Seminar Tanaman Obat
Seminar ini dibawkan dengan presentasi dari Bapak James Sinambela, Dexa Laboratories of Biomolecular Science, PT Dexa Medica, Jakarta. Adapun yang menjadi topiknya adalah atau judul presentasinya “Tanaman Obat Indonesia: Pengembangannya sebagai Sediaan Fitofarmaka“.
Sediaan obat herba yang ada di Indonesia dibedakan atas tiga kategori, yaitu:
- Empiris, misalnya sediaan tradisional Jamu.

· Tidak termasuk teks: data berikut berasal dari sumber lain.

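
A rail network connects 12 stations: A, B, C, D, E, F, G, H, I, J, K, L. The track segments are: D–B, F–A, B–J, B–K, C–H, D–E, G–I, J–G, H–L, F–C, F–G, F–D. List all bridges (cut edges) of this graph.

The edges on the cycle F-D-B-J-G-F are not bridges since each lies on that cycle.
But removing K–B disconnects K from B; removing F–C disconnects F from C; removing C–H disconnects C from H; removing F–A disconnects F from A — these are bridges.
In total 7 edges are bridges.

A-F, B-K, C-F, C-H, D-E, G-I, H-L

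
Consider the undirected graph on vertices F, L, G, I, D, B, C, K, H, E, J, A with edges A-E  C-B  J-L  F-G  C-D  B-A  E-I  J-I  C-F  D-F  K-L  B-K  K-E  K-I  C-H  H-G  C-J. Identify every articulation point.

C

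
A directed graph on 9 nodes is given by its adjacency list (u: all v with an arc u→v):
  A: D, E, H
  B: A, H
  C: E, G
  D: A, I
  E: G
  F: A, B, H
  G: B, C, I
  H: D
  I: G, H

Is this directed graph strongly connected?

No

There is no directed path from C to F, so the graph is not strongly connected.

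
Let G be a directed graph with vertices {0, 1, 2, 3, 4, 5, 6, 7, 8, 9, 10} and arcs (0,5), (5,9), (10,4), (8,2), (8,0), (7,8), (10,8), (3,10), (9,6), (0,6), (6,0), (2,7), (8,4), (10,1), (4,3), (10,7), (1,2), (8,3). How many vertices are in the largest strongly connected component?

{1, 2, 3, 4, 7, 8, 10} are all mutually reachable — one SCC of size 7.
{0, 5, 6, 9} are all mutually reachable — one SCC of size 4.
The largest has 7 vertices.

7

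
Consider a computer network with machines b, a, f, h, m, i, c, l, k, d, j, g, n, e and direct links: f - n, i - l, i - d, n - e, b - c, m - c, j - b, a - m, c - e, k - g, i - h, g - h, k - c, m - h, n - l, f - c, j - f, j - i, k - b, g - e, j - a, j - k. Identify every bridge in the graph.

The edges on the cycle j-i-l-n-f-j are not bridges since each lies on that cycle.
But removing i - d disconnects i from d — this is a bridge.

d-i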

- Terstandar dengan uji pre-klinik
- Fitofarmaka, terstandar dengan uji klinis.
Itulah kira-kira pengertian fitofarmaka disini, bahwa tanaman obat yang ada itu, agar aman digunakan harus sudah terstandar dengan uji klinis.
Agak rada ga nyambung juga sih kalo dilihat, anak informatika dikasih info seputar farmasi. Tetapi terpaksalah harus diikuti dan setelah diikuti dan diikuti, mulai nyambunglah dan lebih mengerti sedikit informasi seputar farmasi. Beliau juga dengan panjang lebar menjelaskan seputar Obat Herba yang banyak dihasilkan dari lingkungan sekitar kita, latar belakang dan perkembangan obat Herba di dunia dan mcam-macamlah.
Dan sebagai penutup yang terdapat di slide presentasi yang juga dibagikan hasil cetakannya dikatakan:
- Nilai pasar dunia untuk herba medisinal dan produk hasil olahnya sangat besar dan masih terus bertumbuh.
- Kekayaan keanekaragaman hayati Indonesia adalah lahan potensial untuk dieksplorasi sistematis secara ‘bioprospecting’ fitofarmaka.
- Tanaman obat Indonesia memiliki banyak peluang untuk ikut pasar herba Internasional.
- Bentuk ekstrak merupakan salah satu pilihan yang cocok untuk pengembangan produk fitofarmaka, sesuai dengan tuntutan pasar modern.
Kira-kira seperti itulah point-point inti dari hasil presentasi tersebut. Akhir presentasi, diberikan sesi tanya jawab antara peserta dengan Pak James dan juga terhadap staff Menristek. Katanya yang buat pertanyaan bakal dapat hadiah, enak dongs, tetapi ga langsung, melainkan dikirimkan nantinya.
Oh ya, rencananya oleh staff ahli menristek, mereka rencananya mau menjadikan tanaman Temulawak sebagai tanaman asli Indonesia supaya bangsa-bangsa lain tidak mengklaimnya sebagai milik mereka. Yah… mudah-mudahanlah itu tercapai dan sukses. Bayangkan, katanya sudah banyak tanaman Indonesia diklaim bangsa lain sebagai milik asli mereka, seperti Durian, Mangga, Kapok dan yang lainnya. Sungguh sangat disayangkan memang, tidak hanya pulau-pulau atau tarian yang diklaim bangsa lain, tetapi tanaman juga sudah ikut ternyata.
Marilah kita menjaga semua tanaman yang ada disekitar kita dan mari kita budi dayakan dan lestarikan itu semua, khususnya tanaman-tanaman yang bisa dijadikan untuk obat. Mari hidup sehat dengan alam…..:)





Kenapa barang kita banyak yang jarah ya….Mungkin salah satu sebabnya ADA dalam lagu untuk Indonesia ini..
@Lagu Kebersamaan
ga taula mas, aturannya pemerintahlah yang setidaknya memperhatikan itu dan tidak membiarkan itu direbut oleh bangsa lain.
Oh ya.. thanks ya mas buat lirik lagunya.
bagus y acara klen tu..
yang pastinya dimulai
dr kita la tuk menjaga
milik sendiri biar ga diambil bangsa lain
klo kita sendiri z ga peduli
apalagi orang lain…
betul ga???
@ernita
ya…sama-sama….
Wah pasti seminarnya asyik tuh..Setuju tuh, semoga temulawak cepat2 di patenkan agar ga direbut/klaim negara lain.